The canal is 100 years old in August this year.  If you haven’t had the chance to transit the canal, you should definitely put it on your list.  I am not an engineer or have  anything close to a mechanical mind, but the whole construction of this thing is just amazing.  I am currently reading the book, “The Path Between the Seas” by David McCullough.  The idea originated in 1870 but it was not completed until 1914.  The French began the project and the American’s finished it.

Quote:
Because of it one nation, France, was rocked to its foundations.  Another, Columbia, lost its most prized possession, the Isthmus of Panama.  Nicaragua, on the verge of becoming a world of crossroads, was left to wait for a future chance.  The Republic of Panama was born.  The United States was embarked on a role of global involvement.

Panama City in Passing

Panama City in Passing

I’m not providing a history lesson but I would recommend reading the book to anyone who is at all interested in learning about  this behemoth construction effort.  It literally changed the world of commerce.  The three sets of locks the ships transit operate 365 days a year.  The new construction of the additional “lane” of the canal was supposed to be operational in 2014 in time for the anniversary but the end is nowhere in sight right now.  It will be enable the much larger commercial and cruise ships to make the transit where now they must go around South America, costing more and taking longer.  90% of the people who work on the canal are Panamanian since the US turned it back over to Panama.

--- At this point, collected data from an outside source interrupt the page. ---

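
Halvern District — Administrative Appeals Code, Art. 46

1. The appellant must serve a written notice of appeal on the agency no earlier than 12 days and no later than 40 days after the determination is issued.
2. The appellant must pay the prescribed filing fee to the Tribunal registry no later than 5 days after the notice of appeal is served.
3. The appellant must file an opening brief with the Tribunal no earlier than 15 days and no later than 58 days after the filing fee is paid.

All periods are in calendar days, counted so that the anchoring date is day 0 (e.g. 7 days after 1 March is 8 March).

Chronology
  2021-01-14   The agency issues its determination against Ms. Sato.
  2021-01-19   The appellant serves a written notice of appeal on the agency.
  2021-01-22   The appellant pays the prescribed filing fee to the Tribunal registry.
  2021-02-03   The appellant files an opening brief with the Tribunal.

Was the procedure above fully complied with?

Step 1: the window is 12–40 days after 2021-01-14 (when the determination is issued), so 2021-01-26 through 2021-02-23; done 2021-01-19 — 7 days before the window opened.
The analysis stops there.

No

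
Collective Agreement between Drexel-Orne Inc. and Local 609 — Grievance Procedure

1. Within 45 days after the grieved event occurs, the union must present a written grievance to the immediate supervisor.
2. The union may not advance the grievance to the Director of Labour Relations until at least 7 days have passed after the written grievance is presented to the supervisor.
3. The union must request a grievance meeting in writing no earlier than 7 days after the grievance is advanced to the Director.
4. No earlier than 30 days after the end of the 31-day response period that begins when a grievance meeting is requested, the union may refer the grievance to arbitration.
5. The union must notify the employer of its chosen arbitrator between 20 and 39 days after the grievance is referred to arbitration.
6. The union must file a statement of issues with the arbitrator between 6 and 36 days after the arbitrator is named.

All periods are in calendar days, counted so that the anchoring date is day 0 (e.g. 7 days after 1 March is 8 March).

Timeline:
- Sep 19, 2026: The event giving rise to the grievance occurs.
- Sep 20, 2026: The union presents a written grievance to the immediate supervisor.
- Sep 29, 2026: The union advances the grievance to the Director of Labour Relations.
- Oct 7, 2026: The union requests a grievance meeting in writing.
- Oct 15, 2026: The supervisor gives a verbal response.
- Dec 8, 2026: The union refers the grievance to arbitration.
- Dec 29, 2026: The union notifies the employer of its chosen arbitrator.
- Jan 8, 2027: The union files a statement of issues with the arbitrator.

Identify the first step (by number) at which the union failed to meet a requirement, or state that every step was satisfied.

Step 1 — counting 45 days from Sep 19, 2026 (when the grieved event occurs) gives a deadline of Nov 3, 2026; Sep 20, 2026 is within that limit.
Step 2 — must wait 7 days from Sep 20, 2026 (when the written grievance is presented to the supervisor), so not before Sep 27, 2026; Sep 29, 2026 is on or after that date.
Step 3 — must wait 7 days from Sep 29, 2026 (when the grievance is advanced to the Director), so not before Oct 6, 2026; done Oct 7, 2026 — permitted.
Step 4 — must wait 30 days from Nov 7, 2026 (end of the 31-day response period, which began when a grievance meeting is requested on Oct 7, 2026), so not before Dec 7, 2026; done Dec 8, 2026 — permitted.
Step 5 — 20 and 39 days from Dec 8, 2026 (when the grievance is referred to arbitration) are Dec 28, 2026 and Jan 16, 2027 respectively; done Dec 29, 2026 — within the window.
Step 6 — 6 and 36 days from Dec 29, 2026 (when the arbitrator is named) are Jan 4, 2027 and Feb 3, 2027 respectively; done Jan 8, 2027, which is between those dates.

None — every step was satisfied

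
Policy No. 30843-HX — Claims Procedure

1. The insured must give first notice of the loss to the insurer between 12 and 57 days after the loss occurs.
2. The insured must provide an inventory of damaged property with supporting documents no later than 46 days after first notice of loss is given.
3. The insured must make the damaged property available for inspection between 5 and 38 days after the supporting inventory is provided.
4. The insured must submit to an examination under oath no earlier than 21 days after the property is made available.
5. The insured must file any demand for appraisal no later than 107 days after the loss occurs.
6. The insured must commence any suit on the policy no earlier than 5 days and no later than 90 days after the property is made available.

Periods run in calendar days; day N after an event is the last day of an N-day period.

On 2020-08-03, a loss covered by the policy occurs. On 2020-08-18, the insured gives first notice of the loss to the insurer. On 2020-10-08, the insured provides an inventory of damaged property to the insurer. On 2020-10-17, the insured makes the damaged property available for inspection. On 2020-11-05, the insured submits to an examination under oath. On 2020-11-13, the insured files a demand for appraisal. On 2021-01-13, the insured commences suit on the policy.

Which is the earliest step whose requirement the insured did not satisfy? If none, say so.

Step 1 — 12 and 57 days from 2020-08-03 (when the loss occurs) are 2020-08-15 and 2020-09-29 respectively; done 2020-08-18, which is between those dates.
Step 2 — counting 46 days from 2020-08-18 (when first notice of loss is given) gives a deadline of 2020-10-03; done 2020-10-08 — 5 days late.
No need to go further; step 2 was not satisfied.

Step 2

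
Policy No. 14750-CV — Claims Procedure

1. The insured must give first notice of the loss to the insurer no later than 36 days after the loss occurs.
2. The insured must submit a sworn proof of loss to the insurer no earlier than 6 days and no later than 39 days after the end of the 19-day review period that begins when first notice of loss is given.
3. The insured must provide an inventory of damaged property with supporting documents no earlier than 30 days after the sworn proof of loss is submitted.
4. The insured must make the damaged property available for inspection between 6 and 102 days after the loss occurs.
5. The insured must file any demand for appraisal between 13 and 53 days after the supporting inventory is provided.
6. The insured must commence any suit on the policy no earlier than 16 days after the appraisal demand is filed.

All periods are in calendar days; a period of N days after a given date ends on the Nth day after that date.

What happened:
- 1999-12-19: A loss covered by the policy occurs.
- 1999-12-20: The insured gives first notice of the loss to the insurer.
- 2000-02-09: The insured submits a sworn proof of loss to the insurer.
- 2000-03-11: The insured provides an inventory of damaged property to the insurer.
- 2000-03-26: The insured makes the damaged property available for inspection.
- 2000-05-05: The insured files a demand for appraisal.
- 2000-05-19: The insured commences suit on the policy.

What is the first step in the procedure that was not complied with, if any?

Step 1: 36 days after 1999-12-19 (when the loss occurs) is 2000-01-24; 1999-12-20 is within that limit.
Step 2: the window is 6–39 days after 2000-01-08 (end of the 19-day review period, which began when first notice of loss is given on 1999-12-20), so 2000-01-14 through 2000-02-16; 2000-02-09 falls inside that range.
Step 3: the earliest permitted date is 30 days after 2000-02-09 (when the sworn proof of loss is submitted), i.e. 2000-03-10; 2000-03-11 is on or after that date.
Step 4: the window is 6–102 days after 1999-12-19 (when the loss occurs), so 1999-12-25 through 2000-03-30; 2000-03-26 falls inside that range.
Step 5: the window is 13–53 days after 2000-03-11 (when the supporting inventory is provided), so 2000-03-24 through 2000-05-03; 2000-05-05 is 2 days past the end of the window.

Step 5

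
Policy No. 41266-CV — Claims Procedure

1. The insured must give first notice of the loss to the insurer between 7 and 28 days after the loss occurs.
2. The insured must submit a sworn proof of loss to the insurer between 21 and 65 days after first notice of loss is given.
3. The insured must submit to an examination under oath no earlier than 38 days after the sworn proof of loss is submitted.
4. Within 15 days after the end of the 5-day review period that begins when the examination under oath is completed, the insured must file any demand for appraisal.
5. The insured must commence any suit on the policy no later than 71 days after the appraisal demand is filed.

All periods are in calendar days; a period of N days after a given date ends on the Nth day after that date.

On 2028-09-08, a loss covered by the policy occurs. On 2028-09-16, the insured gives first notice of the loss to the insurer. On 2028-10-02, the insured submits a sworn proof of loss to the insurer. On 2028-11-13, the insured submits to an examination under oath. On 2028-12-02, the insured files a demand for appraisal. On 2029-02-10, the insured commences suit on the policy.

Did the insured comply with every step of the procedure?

No

Step 1: the window is 7–28 days after 2028-09-08 (when the loss occurs), so 2028-09-15 through 2028-10-06; done 2028-09-16, which is between those dates.
Step 2: the window is 21–65 days after 2028-09-16 (when first notice of loss is given), so 2028-10-07 through 2028-11-20; done 2028-10-02 — 5 days before the window opened.
That is the first point of non-compliance.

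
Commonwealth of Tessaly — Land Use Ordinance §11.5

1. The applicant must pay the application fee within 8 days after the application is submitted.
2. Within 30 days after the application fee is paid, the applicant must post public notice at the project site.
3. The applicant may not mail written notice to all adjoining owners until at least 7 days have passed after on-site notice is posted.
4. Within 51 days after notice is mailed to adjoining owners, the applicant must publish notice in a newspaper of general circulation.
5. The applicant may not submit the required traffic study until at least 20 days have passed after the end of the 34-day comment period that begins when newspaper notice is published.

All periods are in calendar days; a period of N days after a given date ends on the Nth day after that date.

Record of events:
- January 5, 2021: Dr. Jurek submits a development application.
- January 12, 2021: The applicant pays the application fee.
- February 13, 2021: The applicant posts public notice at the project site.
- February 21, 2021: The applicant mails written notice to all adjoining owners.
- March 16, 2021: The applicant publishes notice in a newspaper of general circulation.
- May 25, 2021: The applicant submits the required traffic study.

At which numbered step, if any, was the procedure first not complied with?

(1) due by January 5, 2021 + 8 days = January 13, 2021; January 12, 2021 is within that limit.
(2) due by January 12, 2021 + 30 days = February 11, 2021; done February 13, 2021 — 2 days late.

Step 2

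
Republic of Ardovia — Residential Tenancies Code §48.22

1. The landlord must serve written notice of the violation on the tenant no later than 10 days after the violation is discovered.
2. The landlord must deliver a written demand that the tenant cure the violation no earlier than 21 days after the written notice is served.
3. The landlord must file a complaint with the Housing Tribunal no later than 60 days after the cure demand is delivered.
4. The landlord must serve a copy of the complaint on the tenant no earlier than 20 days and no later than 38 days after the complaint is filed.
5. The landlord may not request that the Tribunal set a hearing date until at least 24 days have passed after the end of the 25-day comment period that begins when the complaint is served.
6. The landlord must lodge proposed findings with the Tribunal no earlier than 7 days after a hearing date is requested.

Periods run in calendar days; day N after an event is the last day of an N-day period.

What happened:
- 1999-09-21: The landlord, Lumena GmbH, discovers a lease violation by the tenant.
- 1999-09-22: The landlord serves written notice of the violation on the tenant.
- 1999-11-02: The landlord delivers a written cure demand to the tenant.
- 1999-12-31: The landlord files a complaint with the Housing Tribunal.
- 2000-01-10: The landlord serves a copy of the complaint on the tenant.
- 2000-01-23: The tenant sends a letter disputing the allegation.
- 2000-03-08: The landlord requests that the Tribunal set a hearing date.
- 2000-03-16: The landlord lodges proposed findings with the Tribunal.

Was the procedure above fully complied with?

No

Step 1: 10 days after 1999-09-21 (when the violation is discovered) is 1999-10-01; 1999-09-22 is within that limit.
Step 2: the earliest permitted date is 21 days after 1999-09-22 (when the written notice is served), i.e. 1999-10-13; done 1999-11-02 — permitted.
Step 3: 60 days after 1999-11-02 (when the cure demand is delivered) is 2000-01-01; done 1999-12-31 — timely.
Step 4: the window is 20–38 days after 1999-12-31 (when the complaint is filed), so 2000-01-20 through 2000-02-07; 2000-01-10 is 10 days too early.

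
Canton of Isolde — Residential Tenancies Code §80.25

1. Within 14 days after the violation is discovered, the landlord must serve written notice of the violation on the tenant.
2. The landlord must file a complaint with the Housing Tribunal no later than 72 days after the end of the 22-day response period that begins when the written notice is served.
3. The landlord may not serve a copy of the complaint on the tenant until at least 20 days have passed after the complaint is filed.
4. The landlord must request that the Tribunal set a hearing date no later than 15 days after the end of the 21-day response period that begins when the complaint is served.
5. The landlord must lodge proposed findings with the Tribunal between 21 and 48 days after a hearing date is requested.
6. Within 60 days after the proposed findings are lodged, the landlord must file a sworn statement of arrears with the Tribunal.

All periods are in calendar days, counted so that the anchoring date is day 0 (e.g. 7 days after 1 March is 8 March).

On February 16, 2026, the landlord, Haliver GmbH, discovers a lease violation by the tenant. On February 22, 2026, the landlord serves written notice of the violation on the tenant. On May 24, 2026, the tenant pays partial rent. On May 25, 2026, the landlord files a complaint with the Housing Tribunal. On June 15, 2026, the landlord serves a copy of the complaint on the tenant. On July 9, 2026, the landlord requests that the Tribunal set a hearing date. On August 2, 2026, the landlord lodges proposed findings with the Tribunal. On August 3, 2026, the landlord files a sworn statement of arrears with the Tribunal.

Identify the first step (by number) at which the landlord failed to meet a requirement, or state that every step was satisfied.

(1) due by February 16, 2026 + 14 days = March 2, 2026; completed February 22, 2026, before the deadline.
(2) due by March 16, 2026 + 72 days = May 27, 2026; done May 25, 2026 — timely.
(3) permitted from May 25, 2026 + 20 days = June 14, 2026 onward; done June 15, 2026 — permitted.
(4) due by July 6, 2026 + 15 days = July 21, 2026; July 9, 2026 is within that limit.
(5) the permitted window runs from July 9, 2026 + 21 = July 30, 2026 to July 9, 2026 + 48 = August 26, 2026; done August 2, 2026 — within the window.
(6) due by August 2, 2026 + 60 days = October 1, 2026; August 3, 2026 is within that limit.

None — every step was satisfied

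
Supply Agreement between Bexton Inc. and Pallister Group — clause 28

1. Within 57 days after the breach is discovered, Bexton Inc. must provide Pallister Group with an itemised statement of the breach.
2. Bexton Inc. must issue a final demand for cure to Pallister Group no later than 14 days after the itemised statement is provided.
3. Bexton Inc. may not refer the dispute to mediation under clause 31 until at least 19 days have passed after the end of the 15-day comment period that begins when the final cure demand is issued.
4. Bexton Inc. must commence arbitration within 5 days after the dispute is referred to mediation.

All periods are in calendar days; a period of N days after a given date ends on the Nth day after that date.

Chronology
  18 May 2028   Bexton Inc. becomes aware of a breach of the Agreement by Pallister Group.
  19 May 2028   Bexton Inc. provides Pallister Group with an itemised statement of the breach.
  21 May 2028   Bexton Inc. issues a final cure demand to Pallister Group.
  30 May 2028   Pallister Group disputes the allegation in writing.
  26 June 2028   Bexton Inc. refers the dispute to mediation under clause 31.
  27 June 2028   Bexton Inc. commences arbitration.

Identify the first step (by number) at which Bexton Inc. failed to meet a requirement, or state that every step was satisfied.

(1) due by 18 May 2028 + 57 days = 14 July 2028; 19 May 2028 is within that limit.
(2) due by 19 May 2028 + 14 days = 2 June 2028; completed 21 May 2028, before the deadline.
(3) permitted from 5 June 2028 + 19 days = 24 June 2028 onward; done 26 June 2028 — permitted.
(4) due by 26 June 2028 + 5 days = 1 July 2028; completed 27 June 2028, before the deadline.

None — every step was satisfied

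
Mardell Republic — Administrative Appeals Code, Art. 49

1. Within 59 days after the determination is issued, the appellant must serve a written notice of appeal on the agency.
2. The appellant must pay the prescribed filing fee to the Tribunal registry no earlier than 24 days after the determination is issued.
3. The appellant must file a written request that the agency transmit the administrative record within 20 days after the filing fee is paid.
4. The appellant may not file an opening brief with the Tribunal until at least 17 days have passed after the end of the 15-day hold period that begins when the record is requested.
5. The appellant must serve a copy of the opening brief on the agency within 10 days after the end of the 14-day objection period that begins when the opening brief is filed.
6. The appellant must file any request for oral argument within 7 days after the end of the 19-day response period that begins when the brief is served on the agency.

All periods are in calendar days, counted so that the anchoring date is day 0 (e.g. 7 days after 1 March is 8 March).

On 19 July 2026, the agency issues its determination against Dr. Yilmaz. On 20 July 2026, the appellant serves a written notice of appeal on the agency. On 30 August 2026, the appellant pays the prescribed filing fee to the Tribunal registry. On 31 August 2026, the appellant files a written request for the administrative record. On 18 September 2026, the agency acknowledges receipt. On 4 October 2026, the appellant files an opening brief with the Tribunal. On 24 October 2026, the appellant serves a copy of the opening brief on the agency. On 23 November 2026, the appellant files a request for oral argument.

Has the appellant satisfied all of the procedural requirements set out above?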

The man made lake, Gatun, is a world unto itself.  Its beauty and size just leaves you standing by the rail in awe.  I was able to kayak in the lake a number of years ago and the experience was unforgettable.

We are being followed...

We are being followed…

Trivia:
The larger cruise ships today pay more than $300,000 toll to make the transit.  The lowest toll ever paid was in 1928 when Richard Halliburton, world traveler,swam through the canal.  Based on his weight of 140 pounds, he paid a toll of $.36.